What I would improve next

I would keep the next version small.

Useful improvements include:

configurable preview line count;
optional keyboard shortcuts;
more robust selector fallback;
better settings UI;
improved dark-mode visual tuning;
clearer reset controls for local UI state.

A Chrome or Edge extension could also be considered later, but only after the userscript behavior stabilizes.

Moving from userscript to extension would require a new review of permissions, storage behavior, privacy documentation, packaging, and distribution. It should not be treated as a simple file conversion.

Conclusion

Small local tools can improve AI workflows, but the boundary matters.

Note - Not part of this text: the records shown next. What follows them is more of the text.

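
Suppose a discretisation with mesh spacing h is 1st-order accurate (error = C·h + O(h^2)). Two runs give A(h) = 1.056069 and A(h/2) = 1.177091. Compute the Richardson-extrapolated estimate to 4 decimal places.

1.2981

The leading error scales as h; refining by a factor of 2 reduces it by 2^1 = 2.
Extrapolated value = (2·A(h/2) − A(h)) / (2 − 1)
= (2·1.177091 − 1.056069) / 1
= 1.298113 / 1 = 1.298113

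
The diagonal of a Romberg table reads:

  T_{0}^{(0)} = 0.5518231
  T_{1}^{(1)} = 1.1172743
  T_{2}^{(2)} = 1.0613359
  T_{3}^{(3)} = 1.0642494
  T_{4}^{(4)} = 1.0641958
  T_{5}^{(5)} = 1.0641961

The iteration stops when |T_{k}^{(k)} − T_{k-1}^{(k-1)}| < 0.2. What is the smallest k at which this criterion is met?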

For this project, the useful feature is not automation. It is navigation. The script does not send messages, call APIs, scrape conversations, or export data. It only changes the local browser view so long conversations are easier to scan.

That made Tampermonkey a good starting point. It allowed the core interaction to be tested quickly while keeping the project small enough to review.

The broader lesson is simple: when building AI workflow tools, productivity should not come at the cost of unclear data behavior. A small browser tool can still be useful if it has a narrow scope, a clear privacy boundary, and honest limitations.

GitHub repository:

https://github.com/OnerGit/ChatGPT-Long-Conversation-Helper

This is a third-party local userscript, not an official OpenAI or ChatGPT feature.